Observatory of sound

Xabier Erkizia
Module: 1, 2

The Observatory is involved throughout the first trimester of the academic year, providing a space for training, practice and research in sound. In addition to pre-established themes, it can also adapt to the specific needs of group members at any time, linking into practical work and projects under development.

Starting point

Michel Gaztambide
Module: 1, 3

This course, which takes place the first four modules, seeks to confront students with the nature of their film and the methodology of approach. Where does your film come from? What is it about? What emotion is it trying to arouse? Can it be told in images? How does the author want the spectator to feel at the end of the screening? From these and other issues, the course is intended to initiate – or get back to, in some cases – the processes of reflection and development of the work process that will culminate in the film. The course basically focuses on three points: first, working with the Starting Point or origin of the film as the soul of the creative journey; second, the need to expand the scope of this journey from concrete elements capable of adding complexity and depth to the film and, finally, the concreteness of the project from the writing stage.
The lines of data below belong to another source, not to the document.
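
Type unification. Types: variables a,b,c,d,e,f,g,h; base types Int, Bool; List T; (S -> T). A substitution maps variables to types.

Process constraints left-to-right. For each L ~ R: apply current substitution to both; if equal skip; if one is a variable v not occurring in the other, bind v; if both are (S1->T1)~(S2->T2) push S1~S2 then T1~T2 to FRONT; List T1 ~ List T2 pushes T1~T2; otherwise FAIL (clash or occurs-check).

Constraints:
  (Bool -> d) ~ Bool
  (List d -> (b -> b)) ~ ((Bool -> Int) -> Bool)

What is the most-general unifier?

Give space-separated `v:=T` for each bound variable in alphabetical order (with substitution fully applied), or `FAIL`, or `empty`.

step 1: unify (Bool -> d) ~ Bool  [subst: {-} | 1 pending]
  clash: (Bool -> d) vs Bool

Answer: FAIL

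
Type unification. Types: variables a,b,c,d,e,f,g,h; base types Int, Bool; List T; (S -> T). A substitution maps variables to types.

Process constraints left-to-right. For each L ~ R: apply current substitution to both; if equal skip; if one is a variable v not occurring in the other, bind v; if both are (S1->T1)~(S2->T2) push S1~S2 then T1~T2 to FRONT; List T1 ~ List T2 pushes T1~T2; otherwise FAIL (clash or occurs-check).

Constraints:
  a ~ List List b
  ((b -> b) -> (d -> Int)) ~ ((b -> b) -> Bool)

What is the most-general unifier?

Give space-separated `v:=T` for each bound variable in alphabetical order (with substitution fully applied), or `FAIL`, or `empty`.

step 1: unify a ~ List List b  [subst: {-} | 1 pending]
  bind a := List List b
step 2: unify ((b -> b) -> (d -> Int)) ~ ((b -> b) -> Bool)  [subst: {a:=List List b} | 0 pending]
  -> decompose arrow: push (b -> b)~(b -> b), (d -> Int)~Bool
step 3: unify (b -> b) ~ (b -> b)  [subst: {a:=List List b} | 1 pending]
  -> identical, skip
step 4: unify (d -> Int) ~ Bool  [subst: {a:=List List b} | 0 pending]
  clash: (d -> Int) vs Bool

Answer: FAIL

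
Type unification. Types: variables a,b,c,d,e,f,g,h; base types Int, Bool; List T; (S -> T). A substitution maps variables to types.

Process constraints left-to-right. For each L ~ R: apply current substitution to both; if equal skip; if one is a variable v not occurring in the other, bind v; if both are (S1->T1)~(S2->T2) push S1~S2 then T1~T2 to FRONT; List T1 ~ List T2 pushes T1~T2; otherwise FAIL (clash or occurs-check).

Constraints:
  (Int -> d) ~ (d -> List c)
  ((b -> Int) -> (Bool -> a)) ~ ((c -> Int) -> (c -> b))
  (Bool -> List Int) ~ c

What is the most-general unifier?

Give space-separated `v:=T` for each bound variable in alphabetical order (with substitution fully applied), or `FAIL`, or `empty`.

step 1: unify (Int -> d) ~ (d -> List c)  [subst: {-} | 2 pending]
  -> decompose arrow: push Int~d, d~List c
step 2: unify Int ~ d  [subst: {-} | 3 pending]
  bind d := Int
step 3: unify Int ~ List c  [subst: {d:=Int} | 2 pending]
  clash: Int vs List c

Answer: FAIL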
Contacts: cinema, video, and art in the Basque context

Peio Aguirre
Module: 4

This subject focuses on the audio-visual of artist in the context of the Basque Country. It takes as its starting point the fluid relationships of the moving image and the displacements between cinema and artistic practices, especially those that take places in the art system: museums, art centres and galleries, or in the outskirts of the cinema itself. Based on a series of case studies, viewings, outings and guests, the subject examines the local landscape of audio-visual creation.

The other film camera

Asier Armental
Ricardo Matos Cabo
Module: 1

In the origins of film, the cameras used to record images were also used to project them. The operator who worked the crank to capture the moment was also the person in charge of making the gear turn so that, once developed, the images could be projected onto a screen. At what point did these two functions (and these two cameras) separate? And, above all, what were the consequences of this? Why is it that the profession of projectionist is now (and has been practically since the mechanisation of the reel drive and the creation of distribution circuits) so far removed from that of camera operator? The statement made by Henri Langlois, founder of Cinématèque Française, that his film camera was his projection camera, highlights the importance of reclaiming the art of projecting.
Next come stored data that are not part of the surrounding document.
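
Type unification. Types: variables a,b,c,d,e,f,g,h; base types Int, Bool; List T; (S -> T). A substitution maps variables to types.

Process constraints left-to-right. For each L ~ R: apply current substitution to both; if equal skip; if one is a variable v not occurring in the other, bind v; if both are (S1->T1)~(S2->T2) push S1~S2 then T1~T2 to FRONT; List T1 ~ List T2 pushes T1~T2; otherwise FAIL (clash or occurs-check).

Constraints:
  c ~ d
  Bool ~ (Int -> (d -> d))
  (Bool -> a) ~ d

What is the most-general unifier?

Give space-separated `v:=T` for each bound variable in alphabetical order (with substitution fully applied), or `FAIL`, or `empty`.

step 1: unify c ~ d  [subst: {-} | 2 pending]
  bind c := d
step 2: unify Bool ~ (Int -> (d -> d))  [subst: {c:=d} | 1 pending]
  clash: Bool vs (Int -> (d -> d))

Answer: FAIL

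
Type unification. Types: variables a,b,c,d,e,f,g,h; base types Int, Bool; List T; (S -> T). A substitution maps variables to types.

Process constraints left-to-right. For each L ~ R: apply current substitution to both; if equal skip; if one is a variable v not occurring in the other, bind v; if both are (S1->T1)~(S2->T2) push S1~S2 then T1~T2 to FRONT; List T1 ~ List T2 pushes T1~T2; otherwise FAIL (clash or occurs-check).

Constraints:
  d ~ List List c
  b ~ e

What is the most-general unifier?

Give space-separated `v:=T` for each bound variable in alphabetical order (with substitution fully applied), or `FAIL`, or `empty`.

step 1: unify d ~ List List c  [subst: {-} | 1 pending]
  bind d := List List c
step 2: unify b ~ e  [subst: {d:=List List c} | 0 pending]
  bind b := e

Answer: b:=e d:=List List c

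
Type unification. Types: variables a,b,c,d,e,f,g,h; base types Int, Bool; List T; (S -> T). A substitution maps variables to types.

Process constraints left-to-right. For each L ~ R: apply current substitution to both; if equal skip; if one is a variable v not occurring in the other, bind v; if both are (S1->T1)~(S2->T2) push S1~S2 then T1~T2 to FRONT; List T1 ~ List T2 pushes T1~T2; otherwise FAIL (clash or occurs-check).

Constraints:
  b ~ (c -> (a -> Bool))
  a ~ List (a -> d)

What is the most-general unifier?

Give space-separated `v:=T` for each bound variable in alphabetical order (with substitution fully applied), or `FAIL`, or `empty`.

Answer: FAIL

Derivation:
step 1: unify b ~ (c -> (a -> Bool))  [subst: {-} | 1 pending]
  bind b := (c -> (a -> Bool))
step 2: unify a ~ List (a -> d)  [subst: {b:=(c -> (a -> Bool))} | 0 pending]
  occurs-check fail: a in List (a -> d)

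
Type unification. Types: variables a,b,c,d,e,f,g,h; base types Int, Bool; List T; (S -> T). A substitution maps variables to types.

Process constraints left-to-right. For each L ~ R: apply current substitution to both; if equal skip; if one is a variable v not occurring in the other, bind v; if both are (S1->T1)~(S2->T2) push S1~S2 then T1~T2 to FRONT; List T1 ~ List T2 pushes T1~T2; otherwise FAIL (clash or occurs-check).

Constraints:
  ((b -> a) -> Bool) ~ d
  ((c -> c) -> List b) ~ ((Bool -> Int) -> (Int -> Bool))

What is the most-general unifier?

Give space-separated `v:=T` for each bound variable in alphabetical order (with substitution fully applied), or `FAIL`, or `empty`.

step 1: unify ((b -> a) -> Bool) ~ d  [subst: {-} | 1 pending]
  bind d := ((b -> a) -> Bool)
step 2: unify ((c -> c) -> List b) ~ ((Bool -> Int) -> (Int -> Bool))  [subst: {d:=((b -> a) -> Bool)} | 0 pending]
  -> decompose arrow: push (c -> c)~(Bool -> Int), List b~(Int -> Bool)
step 3: unify (c -> c) ~ (Bool -> Int)  [subst: {d:=((b -> a) -> Bool)} | 1 pending]
  -> decompose arrow: push c~Bool, c~Int
step 4: unify c ~ Bool  [subst: {d:=((b -> a) -> Bool)} | 2 pending]
  bind c := Bool
step 5: unify Bool ~ Int  [subst: {d:=((b -> a) -> Bool), c:=Bool} | 1 pending]
  clash: Bool vs Int

Answer: FAIL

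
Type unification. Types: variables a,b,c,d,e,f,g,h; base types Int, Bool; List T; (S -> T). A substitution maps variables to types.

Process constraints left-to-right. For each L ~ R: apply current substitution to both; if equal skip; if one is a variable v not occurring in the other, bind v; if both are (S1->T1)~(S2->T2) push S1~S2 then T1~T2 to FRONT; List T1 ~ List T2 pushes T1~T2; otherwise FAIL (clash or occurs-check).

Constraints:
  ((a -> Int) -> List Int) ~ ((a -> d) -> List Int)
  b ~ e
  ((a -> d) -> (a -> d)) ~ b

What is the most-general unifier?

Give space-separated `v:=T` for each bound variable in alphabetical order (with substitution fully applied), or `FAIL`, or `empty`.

Answer: b:=((a -> Int) -> (a -> Int)) d:=Int e:=((a -> Int) -> (a -> Int))

Derivation:
step 1: unify ((a -> Int) -> List Int) ~ ((a -> d) -> List Int)  [subst: {-} | 2 pending]
  -> decompose arrow: push (a -> Int)~(a -> d), List Int~List Int
step 2: unify (a -> Int) ~ (a -> d)  [subst: {-} | 3 pending]
  -> decompose arrow: push a~a, Int~d
step 3: unify a ~ a  [subst: {-} | 4 pending]
  -> identical, skip
step 4: unify Int ~ d  [subst: {-} | 3 pending]
  bind d := Int
step 5: unify List Int ~ List Int  [subst: {d:=Int} | 2 pending]
  -> identical, skip
step 6: unify b ~ e  [subst: {d:=Int} | 1 pending]
  bind b := e
step 7: unify ((a -> Int) -> (a -> Int)) ~ e  [subst: {d:=Int, b:=e} | 0 pending]
  bind e := ((a -> Int) -> (a -> Int))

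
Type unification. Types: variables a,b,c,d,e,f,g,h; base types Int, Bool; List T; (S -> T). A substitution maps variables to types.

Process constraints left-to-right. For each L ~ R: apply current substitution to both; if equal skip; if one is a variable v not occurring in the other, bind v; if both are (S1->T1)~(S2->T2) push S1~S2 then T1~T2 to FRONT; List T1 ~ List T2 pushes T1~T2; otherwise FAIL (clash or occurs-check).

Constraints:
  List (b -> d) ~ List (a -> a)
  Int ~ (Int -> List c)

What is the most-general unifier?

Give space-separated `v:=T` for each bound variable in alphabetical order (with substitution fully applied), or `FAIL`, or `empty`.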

Field sound, editing and mixing. Recording, developing and transmitting.

Xanti Salvador
Module: 1, 2

The workshop starts with an introduction to the equipment used for sound recording, mainly using the materials available at the school. Students will acquire both technical and practical knowledge. The second part focuses on how to coordinate the workflow in order to send and receive audio files, edit them and deliver the mix. The overall idea is to help students become familiar with the tools used to improve and enlarge the creative space.

Tinting and toning

Esther Urlus
Module: 5

Right from the very beginning, cinema has always been a colour medium, and many different processes have been developed to add a touch of colour to black and white images. From chemical tints and tones to manual painting, the development of Technicolor and modern emulsions, film has always used colour as a means of artistic expression. In this workshop we explore the original colour of film and the aesthetic possibilities that these techniques offer to filmmakers and artists.